The static analyzer does not know that setjmp() is guaranteed to return 0 when the calling environment is saved and that therefore variable result is guaranteed to be initialized. Is it possible to inform the static analyzer somehow about this behavior of setjmp() so that this warning does not appear?

Thanks
Stephan

result is unspecified if you don’t make it volatile but mutate it between setjmp and longjmp, i.e. if you longjmp back to here and then f2 returns 0 it’s unspecified (because it could be allocated in a register and thus get lost; marking it volatile ensures it gets allocated to the stack). Making it volatile doesn’t suppress that analysis result it seems, but it’s not a false positive in your original code.

1 Like

You are right about the need for volatile, and the original code from which I produced the reduced example actually has it. But as you say even with int volatile result; the warning is produced.

Yes looks like a bug, we need to teach the static analyzer about setjmp()'s behavior.

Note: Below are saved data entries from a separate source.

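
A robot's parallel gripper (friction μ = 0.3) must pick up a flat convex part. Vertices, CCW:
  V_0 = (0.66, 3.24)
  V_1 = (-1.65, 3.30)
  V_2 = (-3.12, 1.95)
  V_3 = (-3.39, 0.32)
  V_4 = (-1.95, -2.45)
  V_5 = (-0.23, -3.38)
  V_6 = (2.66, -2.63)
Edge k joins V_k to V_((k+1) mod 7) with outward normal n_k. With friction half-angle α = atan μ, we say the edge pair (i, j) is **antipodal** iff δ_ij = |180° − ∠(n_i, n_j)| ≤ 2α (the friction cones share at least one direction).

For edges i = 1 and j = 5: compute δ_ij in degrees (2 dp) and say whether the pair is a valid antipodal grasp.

α = atan 0.3 = 16.70°;  2α = 33.40°
edge 1: e_1 = (-1.47, -1.35);  n_1 = (-0.6764, +0.7365)
edge 5: e_5 = (+2.89, +0.75);  n_5 = (+0.2512, -0.9679)
∠(n_1, n_5) = 151.98°
δ = |180° − 151.98°| = 28.02°
28.02° ≤ 2α = 33.40°  →  valid

δ = 28.02°, valid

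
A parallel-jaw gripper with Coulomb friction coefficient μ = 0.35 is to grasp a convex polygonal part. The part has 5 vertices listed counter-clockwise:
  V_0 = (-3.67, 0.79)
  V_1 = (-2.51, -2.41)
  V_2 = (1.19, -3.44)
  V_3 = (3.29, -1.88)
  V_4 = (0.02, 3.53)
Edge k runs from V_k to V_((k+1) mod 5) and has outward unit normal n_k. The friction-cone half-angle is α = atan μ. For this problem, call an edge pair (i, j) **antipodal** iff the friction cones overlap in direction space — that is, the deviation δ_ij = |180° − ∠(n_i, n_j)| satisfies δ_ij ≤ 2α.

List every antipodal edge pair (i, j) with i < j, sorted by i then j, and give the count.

count = 2; pairs: (0,3), (2,4)

α = atan 0.35 = 19.29°;  2α = 38.58°
n_0 = (-0.9401, -0.3408)
n_1 = (-0.2682, -0.9634)
n_2 = (+0.5963, -0.8027)
n_3 = (+0.8558, +0.5173)
n_4 = (-0.5962, +0.8029)
  (0,1): δ = 125.48°  ·
  (0,2): δ = 73.32°  ·
  (0,3): δ = 11.22°  ✓
  (0,4): δ = 106.67°  ·
  (1,2): δ = 127.84°  ·
  (1,3): δ = 43.29°  ·
  (1,4): δ = 52.15°  ·
  (2,3): δ = 95.46°  ·
  (2,4): δ = 0.01°  ✓
  (3,4): δ = 84.55°  ·
antipodal pairs: 2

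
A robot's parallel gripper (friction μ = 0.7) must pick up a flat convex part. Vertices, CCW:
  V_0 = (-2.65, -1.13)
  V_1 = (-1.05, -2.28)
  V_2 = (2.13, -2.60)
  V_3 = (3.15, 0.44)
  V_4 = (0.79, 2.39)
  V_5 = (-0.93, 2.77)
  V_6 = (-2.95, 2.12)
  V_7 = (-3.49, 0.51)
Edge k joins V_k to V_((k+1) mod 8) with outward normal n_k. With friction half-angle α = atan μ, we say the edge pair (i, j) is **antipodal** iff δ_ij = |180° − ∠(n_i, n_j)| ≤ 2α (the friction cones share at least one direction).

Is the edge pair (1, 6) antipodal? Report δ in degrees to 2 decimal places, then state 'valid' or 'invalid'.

α = atan 0.7 = 34.99°;  2α = 69.98°
edge 1: e_1 = (+3.18, -0.32);  n_1 = (-0.1001, -0.9950)
edge 6: e_6 = (-0.54, -1.61);  n_6 = (-0.9481, +0.3180)
∠(n_1, n_6) = 102.80°
δ = |180° − 102.80°| = 77.20°
77.20° > 2α = 69.98°  →  invalid

δ = 77.20°, invalid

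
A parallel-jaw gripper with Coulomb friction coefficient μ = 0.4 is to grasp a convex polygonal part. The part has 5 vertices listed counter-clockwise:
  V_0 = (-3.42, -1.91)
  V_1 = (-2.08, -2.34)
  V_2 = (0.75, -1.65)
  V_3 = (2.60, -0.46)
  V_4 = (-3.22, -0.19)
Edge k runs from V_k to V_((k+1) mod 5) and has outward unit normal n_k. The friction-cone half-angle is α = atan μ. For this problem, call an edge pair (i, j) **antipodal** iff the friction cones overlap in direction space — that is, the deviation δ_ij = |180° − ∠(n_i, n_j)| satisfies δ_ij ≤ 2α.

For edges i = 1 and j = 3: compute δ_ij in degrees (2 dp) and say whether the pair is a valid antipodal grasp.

δ = 16.36°, valid

α = atan 0.4 = 21.80°;  2α = 43.60°
edge 1: e_1 = (+2.83, +0.69);  n_1 = (+0.2369, -0.9715)
edge 3: e_3 = (-5.82, +0.27);  n_3 = (+0.0463, +0.9989)
∠(n_1, n_3) = 163.64°
δ = |180° − 163.64°| = 16.36°
16.36° ≤ 2α = 43.60°  →  valid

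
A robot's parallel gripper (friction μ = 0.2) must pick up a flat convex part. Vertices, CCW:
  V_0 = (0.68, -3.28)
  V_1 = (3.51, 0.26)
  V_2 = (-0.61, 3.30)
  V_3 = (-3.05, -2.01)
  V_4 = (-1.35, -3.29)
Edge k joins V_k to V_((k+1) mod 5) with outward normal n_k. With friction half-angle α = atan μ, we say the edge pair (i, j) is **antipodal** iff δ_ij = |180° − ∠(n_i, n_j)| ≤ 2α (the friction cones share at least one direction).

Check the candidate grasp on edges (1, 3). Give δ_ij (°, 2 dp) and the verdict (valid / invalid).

δ = 0.56°, valid

α = atan 0.2 = 11.31°;  2α = 22.62°
edge 1: e_1 = (-4.12, +3.04);  n_1 = (+0.5937, +0.8047)
edge 3: e_3 = (+1.70, -1.28);  n_3 = (-0.6015, -0.7989)
∠(n_1, n_3) = 179.44°
δ = |180° − 179.44°| = 0.56°
0.56° ≤ 2α = 22.62°  →  valid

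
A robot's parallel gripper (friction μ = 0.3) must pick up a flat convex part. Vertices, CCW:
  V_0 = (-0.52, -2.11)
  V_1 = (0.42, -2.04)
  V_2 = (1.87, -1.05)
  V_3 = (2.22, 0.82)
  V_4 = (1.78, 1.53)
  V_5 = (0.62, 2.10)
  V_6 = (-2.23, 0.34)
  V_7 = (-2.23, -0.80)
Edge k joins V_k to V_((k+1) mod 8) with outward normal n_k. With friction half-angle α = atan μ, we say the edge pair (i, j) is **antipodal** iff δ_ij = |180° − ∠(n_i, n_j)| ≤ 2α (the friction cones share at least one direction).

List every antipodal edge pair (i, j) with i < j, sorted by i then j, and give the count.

α = atan 0.3 = 16.70°;  2α = 33.40°
n_0 = (+0.0743, -0.9972)
n_1 = (+0.5639, -0.8259)
n_2 = (+0.9829, -0.1840)
n_3 = (+0.8500, +0.5268)
n_4 = (+0.4410, +0.8975)
n_5 = (-0.5254, +0.8508)
n_6 = (-1.0000, -0.0000)
n_7 = (-0.6081, -0.7938)
  (0,1): δ = 149.94°  ·
  (0,2): δ = 104.86°  ·
  (0,3): δ = 62.47°  ·
  (0,4): δ = 30.43°  ✓
  (0,5): δ = 27.44°  ✓
  (0,6): δ = 85.74°  ·
  (0,7): δ = 138.29°  ·
  (1,2): δ = 134.92°  ·
  (1,3): δ = 92.54°  ·
  (1,4): δ = 60.49°  ·
  (1,5): δ = 2.63°  ✓
  (1,6): δ = 55.68°  ·
  (1,7): δ = 108.22°  ·
  (2,3): δ = 137.61°  ·
  (2,4): δ = 105.57°  ·
  (2,5): δ = 47.70°  ·
  (2,6): δ = 10.60°  ✓
  (2,7): δ = 63.15°  ·
  (3,4): δ = 147.96°  ·
  (3,5): δ = 90.09°  ·
  (3,6): δ = 31.79°  ✓
  (3,7): δ = 20.76°  ✓
  (4,5): δ = 122.13°  ·
  (4,6): δ = 63.83°  ·
  (4,7): δ = 11.29°  ✓
  (5,6): δ = 121.70°  ·
  (5,7): δ = 69.15°  ·
  (6,7): δ = 127.46°  ·
antipodal pairs: 7

count = 7; pairs: (0,4), (0,5), (1,5), (2,6), (3,6), (3,7), (4,7)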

That’s one of the rare cases where the if-statement doesn’t mean what it usually means, i.e. in this case not all of its branches are instantly accessible, so it’s a great thing to special-case.

I think that’s an easy function to model with summaries, @martong WDYT? (there may be an annoying problem with setjmp() being defined as a macro in practice)

1 Like

Let’s assume that setjmp was not a macro but a normal identifier that we can lookup. Then,
yes, we could model that setjmp alwasys returns with 0 in the StdLibraryFunctionChecker. This could look like this:

    Optional<QualType> JmpBufTy = lookupTy("jmp_buf");
    addToFunctionSummaryMap(
        "setjmp", Signature(ArgTypes{JmpBufTy}, RetType{IntTy}),
        Summary(EvalCallAsPure)
            .Case({ReturnValueCondition(WithinRange, SingleValue(0))},
                  ErrnoIrrelevant));

On the other hand, I am not sure if this would be a sound modeling considering that a call to longjmp(env, val) would continue the execution as if setjmp(env) would have returned with val. In that path the model would be faulty. So, in my opinion, we should be more clever than just simply providing one branch to setjmp, we should consider the modeling of longjmp as well.